Empire of Culture: Lolita Fashion in Singapore and Other Post-imperial Incarnations of the Victorian

English - 2025-08-13
13 Aug 2025 03.00 PM - 04.30 PM SHHK Meeting Room 2 (03-93) Alumni, Current Students, Industry/Academic Partners, Prospective Students, Public
Organised by:
Peh Li Qi

Empire of Culture: Neo-Victorian Narratives in the Global Creative Economy (SUNY Press, June 2024) adopts a transnational and transhistorical approach in examining representations of Victorian Britain in an array of contemporary cultural texts and practices, both literary and popular, from four geographical locations: Britain, the United States, Japan, and Singapore. Empire of Culture brings together these contemporary re-imaginings of Victorian Britain to reveal how the nation’s imperial past inheres in the ways post-imperial subjects—both in and outside of Britain—commodify and consume “culture” in the late twentieth and early twenty-first centuries.

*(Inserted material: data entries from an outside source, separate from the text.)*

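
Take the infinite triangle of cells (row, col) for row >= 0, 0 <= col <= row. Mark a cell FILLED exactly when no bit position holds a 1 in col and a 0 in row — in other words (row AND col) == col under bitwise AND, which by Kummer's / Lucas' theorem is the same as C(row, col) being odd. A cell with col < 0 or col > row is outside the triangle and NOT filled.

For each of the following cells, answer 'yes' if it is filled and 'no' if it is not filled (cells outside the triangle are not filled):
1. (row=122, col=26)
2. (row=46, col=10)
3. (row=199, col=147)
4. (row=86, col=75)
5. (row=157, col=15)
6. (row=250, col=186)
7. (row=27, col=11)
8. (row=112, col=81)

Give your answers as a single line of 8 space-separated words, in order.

(122,26): row=0b1111010, col=0b11010, row AND col = 0b11010 = 26; 26 == 26 -> filled
(46,10): row=0b101110, col=0b1010, row AND col = 0b1010 = 10; 10 == 10 -> filled
(199,147): row=0b11000111, col=0b10010011, row AND col = 0b10000011 = 131; 131 != 147 -> empty
(86,75): row=0b1010110, col=0b1001011, row AND col = 0b1000010 = 66; 66 != 75 -> empty
(157,15): row=0b10011101, col=0b1111, row AND col = 0b1101 = 13; 13 != 15 -> empty
(250,186): row=0b11111010, col=0b10111010, row AND col = 0b10111010 = 186; 186 == 186 -> filled
(27,11): row=0b11011, col=0b1011, row AND col = 0b1011 = 11; 11 == 11 -> filled
(112,81): row=0b1110000, col=0b1010001, row AND col = 0b1010000 = 80; 80 != 81 -> empty

Answer: yes yes no no no yes yes no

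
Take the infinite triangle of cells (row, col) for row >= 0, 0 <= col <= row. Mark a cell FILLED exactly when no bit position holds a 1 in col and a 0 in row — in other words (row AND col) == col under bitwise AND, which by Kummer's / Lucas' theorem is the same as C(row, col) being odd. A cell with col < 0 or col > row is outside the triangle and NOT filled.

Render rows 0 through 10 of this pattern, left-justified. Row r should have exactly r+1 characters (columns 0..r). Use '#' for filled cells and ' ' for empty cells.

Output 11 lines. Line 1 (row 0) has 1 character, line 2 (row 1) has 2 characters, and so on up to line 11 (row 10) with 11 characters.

Answer: #
##
# #
####
#   #
##  ##
# # # #
########
#       #
##      ##
# #     # #

Derivation:
r0=0: #
r1=1: ##
r2=10: # #
r3=11: ####
r4=100: #   #
r5=101: ##  ##
r6=110: # # # #
r7=111: ########
r8=1000: #       #
r9=1001: ##      ##
r10=1010: # #     # #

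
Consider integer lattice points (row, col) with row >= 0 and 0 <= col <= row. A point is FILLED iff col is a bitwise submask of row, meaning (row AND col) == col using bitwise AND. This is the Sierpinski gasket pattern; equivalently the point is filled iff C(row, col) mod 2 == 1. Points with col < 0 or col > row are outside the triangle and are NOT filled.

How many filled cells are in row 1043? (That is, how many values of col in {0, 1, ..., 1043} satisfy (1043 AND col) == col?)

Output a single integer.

1043 in binary = 10000010011
popcount(1043) = number of 1-bits in 10000010011 = 4
A col c satisfies (1043 AND c) == c iff every set bit of c is also set in 1043; each of the 4 set bits of 1043 can independently be on or off in c.
count = 2^4 = 16

Answer: 16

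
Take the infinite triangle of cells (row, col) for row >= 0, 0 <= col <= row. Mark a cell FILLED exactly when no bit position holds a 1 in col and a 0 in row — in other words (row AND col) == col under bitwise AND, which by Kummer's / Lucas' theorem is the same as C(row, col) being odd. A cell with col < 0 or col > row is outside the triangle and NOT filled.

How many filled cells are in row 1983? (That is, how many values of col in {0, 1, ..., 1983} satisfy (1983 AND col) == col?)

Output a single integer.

1983 in binary = 11110111111
popcount(1983) = number of 1-bits in 11110111111 = 10
A col c satisfies (1983 AND c) == c iff every set bit of c is also set in 1983; each of the 10 set bits of 1983 can independently be on or off in c.
count = 2^10 = 1024

Answer: 1024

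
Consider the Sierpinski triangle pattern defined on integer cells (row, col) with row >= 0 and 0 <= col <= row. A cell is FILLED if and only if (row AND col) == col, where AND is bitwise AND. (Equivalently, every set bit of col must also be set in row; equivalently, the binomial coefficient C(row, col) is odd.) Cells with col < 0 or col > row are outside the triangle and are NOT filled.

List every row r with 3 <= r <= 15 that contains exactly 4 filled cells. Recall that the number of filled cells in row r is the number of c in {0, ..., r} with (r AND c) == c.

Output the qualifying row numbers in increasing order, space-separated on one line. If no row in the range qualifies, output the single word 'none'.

Row r has 2^popcount(r) filled cells, so we need popcount(r) = log2(4) = 2.
Scan r = 3..15 and keep those with exactly 2 one-bits:
r=3=11 popcount=2 -> KEEP
r=4=100 popcount=1 -> skip
r=5=101 popcount=2 -> KEEP
r=6=110 popcount=2 -> KEEP
r=7=111 popcount=3 -> skip
r=8=1000 popcount=1 -> skip
r=9=1001 popcount=2 -> KEEP
r=10=1010 popcount=2 -> KEEP
r=11=1011 popcount=3 -> skip
r=12=1100 popcount=2 -> KEEP
r=13=1101 popcount=3 -> skip
r=14=1110 popcount=3 -> skip
r=15=1111 popcount=4 -> skip
Kept rows: 3 5 6 9 10 12

Answer: 3 5 6 9 10 12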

The globalisation of English literature in the nineteenth century, along with British forms of dress, dining, and etiquette, gave rise to the idea that British culture is a universal standard to which everyone should aspire. By examining neo-Victorian narratives ranging from A. S. Byatt’s novel Possession and its Hollywood film adaptation to Japanese Lolita fashion in Singapore, Empire of Culture argues that the British heritage industry today thrives on the persistence of this presumed universality of British culture. Yet the British heritage industry also competes and collaborates with the US and Japanese cultural industries, as they, too, engage with the legacy of British universalism to carve out their own empires in a global creative economy.

Dr Waiyee Loh is Associate Professor of World Literature at Kanagawa University in Yokohama, Japan. Her research and teaching interests centre on the history of British and Japanese imperialism and their legacies today. Empire of Culture is her first book.